Gueder se redressa, vexé, pendant que Tara se mordait


la lèvre, se rappelant, mais un peu tard, qu’elle ne devait
pas provoquer le nonsos.

— Tu y as échappé, parce que tu n’es plus une


sortcelière, grinça-t-il. Mais nous allons te rendre tes
pouvoirs et tu mourras, comme les autres.

Le cœur de Tara rata un battement. Quoi ? Il avait dit


quoi ?

— Me rendre mes pouvoirs, dit-elle lentement. Et


comment vous allez opérer ce miracle ?

Le sourire de Gueder s’accentua.

— Ah, tu penses que si tu récupères ton pouvoir, tu


vas t’échapper facilement. Mais nous allons te garder dans
du fer d’Hymlia pendant tout le processus. Tu auras la
maudite magie, mais sans pouvoir l’utiliser. Et tu en
mourras.

Tara baissa les yeux. Elle ne voulait surtout pas


qu’Almandach voit la lueur d’espoir qui devait y danser.
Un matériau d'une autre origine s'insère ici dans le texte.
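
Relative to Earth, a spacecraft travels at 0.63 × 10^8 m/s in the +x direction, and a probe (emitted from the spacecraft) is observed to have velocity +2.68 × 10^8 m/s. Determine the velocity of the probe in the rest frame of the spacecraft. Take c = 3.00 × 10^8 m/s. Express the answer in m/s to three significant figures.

v = 0.210c, u = 0.893c.
Invert the composition law: u' = (u − v)/(1 − uv/c²).
u' = (0.893 − 0.210) / (1 − (0.893)(0.210)) = 0.6833/0.8124 = 0.8411.
u' = 0.8411 × 3.00 × 10^8 m/s.

+2.52 × 10^8 m/s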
Lui rendre sa magie ? Oh là là, oui, oui, oui !


Cela dit, elle était quand même extrêmement curieuse
de savoir comment il allait s’y prendre.

— Je n’en veux pas, déclara-t-elle fermement,


surprenant Gueder.

— Pardon?

— La magie. Je n’en veux pas. Elle a pourri ma vie, elle


a failli me faire tuer à d’innombrables reprises. Je
comprends pourquoi vous ne l’aimez pas et d’une certaine
façon, vous avez raison. Alors non. Je n’en veux pas. Je ne
veux pas que vous me redonniez mes pouvoirs.

Gueder était stupéfait. Puis il fronça les sourcils.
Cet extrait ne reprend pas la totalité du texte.